Praktische Theologie

Autor/Hrsg.:

Morgenthaler, Christoph

Titel/Untertitel:

Seelsorge.

Verlag:

Gütersloh: Gütersloher Verlagshaus 2009. 413 S. 8° = Lehrbuch Praktische Theologie, 3. Kart. EUR 22,95. ISBN 978-3-579-05404-9.

Rezensent:

Wilfried Engemann

Dass innerhalb etwa eines Jahrzehnts vier Lehrbücher zu demselben theologischen Fach erscheinen (außer dem hier zu besprechenden Werk: Klaus Winkler: Seelsorge, 22000; Jürgen Ziemer: Seelsorgelehre, 32008; Michael Klessmann: Seelsorge. Ein Lehrbuch, 2008), ist u. a. Ausdruck eines Konsolidierungsprozesses auf dem weitverzeigten Gebiet der Seelsorgelehre. Alles hat seine Zeit: Die leidenschaftliche Integration neuer Einsichten und Methoden aus verschiedensten humanwissenschaftlichen Disziplinen (vgl. dazu auch Morgenthaler, Systemische Seelsorge, 1999, 42005), der theologische Streit um die Dignität und Leistung entsprechender »Ansätze der Seelsorge« bzw. der hinter ihnen stehenden Schulen, das Verharren in – im Rückblick – kaum mehr nachvollziehbaren Alternativen (z. B. »Heil oder Heilung«, »Therapie oder Verkündigung«), die Entwicklung neuer, theologisch begründeter poimenischer Perspektiven usw.
Diese »Zeiten« sind natürlich mit dem Erscheinen von Lehrbüchern in dichter Folge nicht einfach abgehakt: Werke wie die nun von Christoph Morgenthaler vorgelegte »Seelsorge« lösen – hoffentlich – auch neue Diskussionen aus, markieren offene Fragen und implizieren einen eigenen theologischen Standort; gleichwohl steht hier die distanzierte Sondierung der Argumentationsmuster einer Disziplin notwendigerweise im Vordergrund.
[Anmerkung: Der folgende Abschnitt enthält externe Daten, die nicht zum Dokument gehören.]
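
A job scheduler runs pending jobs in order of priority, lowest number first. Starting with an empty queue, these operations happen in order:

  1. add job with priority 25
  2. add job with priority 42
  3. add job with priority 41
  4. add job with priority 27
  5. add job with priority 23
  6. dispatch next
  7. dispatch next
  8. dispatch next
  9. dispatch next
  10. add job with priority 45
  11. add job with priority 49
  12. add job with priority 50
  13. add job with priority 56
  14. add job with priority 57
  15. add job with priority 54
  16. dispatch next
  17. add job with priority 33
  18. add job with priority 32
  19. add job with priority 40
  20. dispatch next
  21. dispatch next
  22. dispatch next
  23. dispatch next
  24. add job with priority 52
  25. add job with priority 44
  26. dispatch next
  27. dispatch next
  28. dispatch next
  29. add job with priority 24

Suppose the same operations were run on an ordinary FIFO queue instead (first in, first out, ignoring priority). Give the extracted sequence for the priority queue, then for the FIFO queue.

insert 25 → {25}
insert 42 → {25, 42}
insert 41 → {25, 41, 42}
insert 27 → {25, 27, 41, 42}
insert 23 → {23, 25, 27, 41, 42}
dispatch next → 23; now {25, 27, 41, 42}
dispatch next → 25; now {27, 41, 42}
dispatch next → 27; now {41, 42}
dispatch next → 41; now {42}
insert 45 → {42, 45}
insert 49 → {42, 45, 49}
insert 50 → {42, 45, 49, 50}
insert 56 → {42, 45, 49, 50, 56}
insert 57 → {42, 45, 49, 50, 56, 57}
insert 54 → {42, 45, 49, 50, 54, 56, 57}
dispatch next → 42; now {45, 49, 50, 54, 56, 57}
insert 33 → {33, 45, 49, 50, 54, 56, 57}
insert 32 → {32, 33, 45, 49, 50, 54, 56, 57}
insert 40 → {32, 33, 40, 45, 49, 50, 54, 56, 57}
dispatch next → 32; now {33, 40, 45, 49, 50, 54, 56, 57}
dispatch next → 33; now {40, 45, 49, 50, 54, 56, 57}
dispatch next → 40; now {45, 49, 50, 54, 56, 57}
dispatch next → 45; now {49, 50, 54, 56, 57}
insert 52 → {49, 50, 52, 54, 56, 57}
insert 44 → {44, 49, 50, 52, 54, 56, 57}
dispatch next → 44; now {49, 50, 52, 54, 56, 57}
dispatch next → 49; now {50, 52, 54, 56, 57}
dispatch next → 50; now {52, 54, 56, 57}
insert 24 → {24, 52, 54, 56, 57}

priority queue: 23, 25, 27, 41, 42, 32, 33, 40, 45, 44, 49, 50; FIFO queue: 25 → 42 → 41 → 27 → 23 → 45 → 49 → 50 → 56 → 57 → 54 → 33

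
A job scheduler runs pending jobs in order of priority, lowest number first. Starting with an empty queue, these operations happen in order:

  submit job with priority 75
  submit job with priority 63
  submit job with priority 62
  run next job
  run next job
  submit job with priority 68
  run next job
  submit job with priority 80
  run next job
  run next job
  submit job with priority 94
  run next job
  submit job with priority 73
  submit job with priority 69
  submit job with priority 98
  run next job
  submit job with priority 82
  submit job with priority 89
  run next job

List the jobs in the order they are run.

insert 75 → {75}
insert 63 → {63, 75}
insert 62 → {62, 63, 75}
run next job → 62; now {63, 75}
run next job → 63; now {75}
insert 68 → {68, 75}
run next job → 68; now {75}
insert 80 → {75, 80}
run next job → 75; now {80}
run next job → 80; now {}
insert 94 → {94}
run next job → 94; now {}
insert 73 → {73}
insert 69 → {69, 73}
insert 98 → {69, 73, 98}
run next job → 69; now {73, 98}
insert 82 → {73, 82, 98}
insert 89 → {73, 82, 89, 98}
run next job → 73; now {82, 89, 98}

[62, 63, 68, 75, 80, 94, 69, 73]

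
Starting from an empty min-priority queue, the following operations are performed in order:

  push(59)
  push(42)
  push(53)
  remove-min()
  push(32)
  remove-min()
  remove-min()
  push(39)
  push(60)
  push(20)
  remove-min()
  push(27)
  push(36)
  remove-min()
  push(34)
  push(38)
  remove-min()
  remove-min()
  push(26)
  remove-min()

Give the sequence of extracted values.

insert 59 → {59}
insert 42 → {42, 59}
insert 53 → {42, 53, 59}
remove-min → 42; now {53, 59}
insert 32 → {32, 53, 59}
remove-min → 32; now {53, 59}
remove-min → 53; now {59}
insert 39 → {39, 59}
insert 60 → {39, 59, 60}
insert 20 → {20, 39, 59, 60}
remove-min → 20; now {39, 59, 60}
insert 27 → {27, 39, 59, 60}
insert 36 → {27, 36, 39, 59, 60}
remove-min → 27; now {36, 39, 59, 60}
insert 34 → {34, 36, 39, 59, 60}
insert 38 → {34, 36, 38, 39, 59, 60}
remove-min → 34; now {36, 38, 39, 59, 60}
remove-min → 36; now {38, 39, 59, 60}
insert 26 → {26, 38, 39, 59, 60}
remove-min → 26; now {38, 39, 59, 60}

42 → 32 → 53 → 20 → 27 → 34 → 36 → 26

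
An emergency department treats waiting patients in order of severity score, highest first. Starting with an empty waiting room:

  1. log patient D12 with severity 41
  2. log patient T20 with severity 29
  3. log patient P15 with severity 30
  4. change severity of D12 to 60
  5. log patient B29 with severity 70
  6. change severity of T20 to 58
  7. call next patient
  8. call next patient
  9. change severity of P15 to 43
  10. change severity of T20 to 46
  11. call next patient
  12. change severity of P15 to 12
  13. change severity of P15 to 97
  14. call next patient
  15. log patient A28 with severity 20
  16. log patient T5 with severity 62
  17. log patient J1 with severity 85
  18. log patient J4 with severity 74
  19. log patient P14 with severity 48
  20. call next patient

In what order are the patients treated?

add D12 (severity 41) → {D12:41}
add T20 (severity 29) → {D12:41, T20:29}
add P15 (severity 30) → {D12:41, P15:30, T20:29}
update D12 to severity 60 → {D12:60, P15:30, T20:29}
add B29 (severity 70) → {B29:70, D12:60, P15:30, T20:29}
update T20 to severity 58 → {B29:70, D12:60, T20:58, P15:30}
call next patient → B29; now {D12:60, T20:58, P15:30}
call next patient → D12; now {T20:58, P15:30}
update P15 to severity 43 → {T20:58, P15:43}
update T20 to severity 46 → {T20:46, P15:43}
call next patient → T20; now {P15:43}
update P15 to severity 12 → {P15:12}
update P15 to severity 97 → {P15:97}
call next patient → P15; now {}
add A28 (severity 20) → {A28:20}
add T5 (severity 62) → {T5:62, A28:20}
add J1 (severity 85) → {J1:85, T5:62, A28:20}
add J4 (severity 74) → {J1:85, J4:74, T5:62, A28:20}
add P14 (severity 48) → {J1:85, J4:74, T5:62, P14:48, A28:20}
call next patient → J1; now {J4:74, T5:62, P14:48, A28:20}

[B29, D12, T20, P15, J1]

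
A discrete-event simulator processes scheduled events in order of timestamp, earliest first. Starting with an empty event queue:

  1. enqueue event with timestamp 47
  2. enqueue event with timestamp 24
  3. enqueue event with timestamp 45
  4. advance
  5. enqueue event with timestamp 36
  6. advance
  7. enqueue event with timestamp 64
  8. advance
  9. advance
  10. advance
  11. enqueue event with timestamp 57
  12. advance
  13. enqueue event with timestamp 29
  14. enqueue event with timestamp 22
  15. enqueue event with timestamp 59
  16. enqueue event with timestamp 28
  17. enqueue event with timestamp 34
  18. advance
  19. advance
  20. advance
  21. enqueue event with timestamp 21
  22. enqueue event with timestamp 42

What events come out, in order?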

Das Interessante an den genannten Titeln sind daher nicht zuerst die jeweils angebotenen Einzelinformationen. (In jedem der vier Bücher wird man zuverlässig informiert.) Interessant ist vor allem der jeweilige Zugriff auf das Fach, die implizit empfohlene Systematik der Seelsorgelehre und last not least das sich darin abzeichnende Verständnis von Seelsorge.
So findet man bei M. zunächst alles das, was ein Lehrbuch braucht: Der Teil I (13–98) bietet eine in der Sache komplexe, in der Ausführung präzise Annäherung an das Verständnis bzw. die Definitionen von Seelsorge, komprimierte Auskünfte zu ihrer Ge­schichte, ein Kurzportrait der Seelsorgebewegung, ein Plädoyer für die Entwicklung eines kohärenten Konzepts sowie eine Erkundung der Ressourcen der Seelsorge, von denen die Theologie nur eine ist. Teil II (»Themen und Zugänge«, 99–221) nimmt den Menschen als Einzelnen und in verschiedenen Lebensbezügen, -phasen und -relationen in den Blick: »Menschen in Beziehung«, »Menschen in Entwicklung«, »Menschen in Krisen«, »Menschen vor Gott«. Dass dies der umfangreichste Teil des Buches ist, zeigt u. a., in welch hohem Maße M. daran gelegen ist, die Orte, die Situationen, kurz, die Wirklichkeit in den Blick zu bekommen, angesichts derer Seelsorge nachgefragt wird.
Diejenigen Themen, die im Allgemeinen als »Ansätze« der Seelsorge verhandelt werden, finden sich vor allem im III. Teil des Buches (»Kompetenzen und Methoden«, 223–296) wieder, wobei M. nicht auf Vollständigkeit bedacht ist, sondern sich – nach einer Erörterung der biographisch-systemischen Hintergründe der Aneignung seelsorgelicher Kompetenzen – auf zentrale Reflexionsperspekiven beschränkt. Er verdeutlicht das Spektrum seelsorgelicher Arbeit mit Bezug auf Prinzipien des Gesprächs (239–253), die Integration der Bibel (255–267), Inszenierungen und Rituale (268–282) sowie die Gruppe (283–296), wobei insbesondere »themenzentriert-interaktionelle« Aspekte zur Geltung kommen. In diesem Teil des Buches wird die Quintessenz klassischer Positionen bzw. Vorstöße der neueren Geschichte der Seelsorgelehre knapp umrissen. An einigen Punkten wünschte man sich ein etwas ausgeprägteres Interesse an einer sowohl theologischen wie konzeptionellen Auseinandersetzung, die – um nur ein Beispiel zu nennen – über die ausgesprochen freundliche Beschreibung bestimmter Ge­wohnheiten und Interessenlagen im Umgang mit der Bibel hinausginge und nach den eher akzeptablen oder inakzeptablen Prämissen solchen Vorgehens fragte, die das »Üben des Gebrauchs biblischer Texte« (266 f.) jeweils implizieren mag.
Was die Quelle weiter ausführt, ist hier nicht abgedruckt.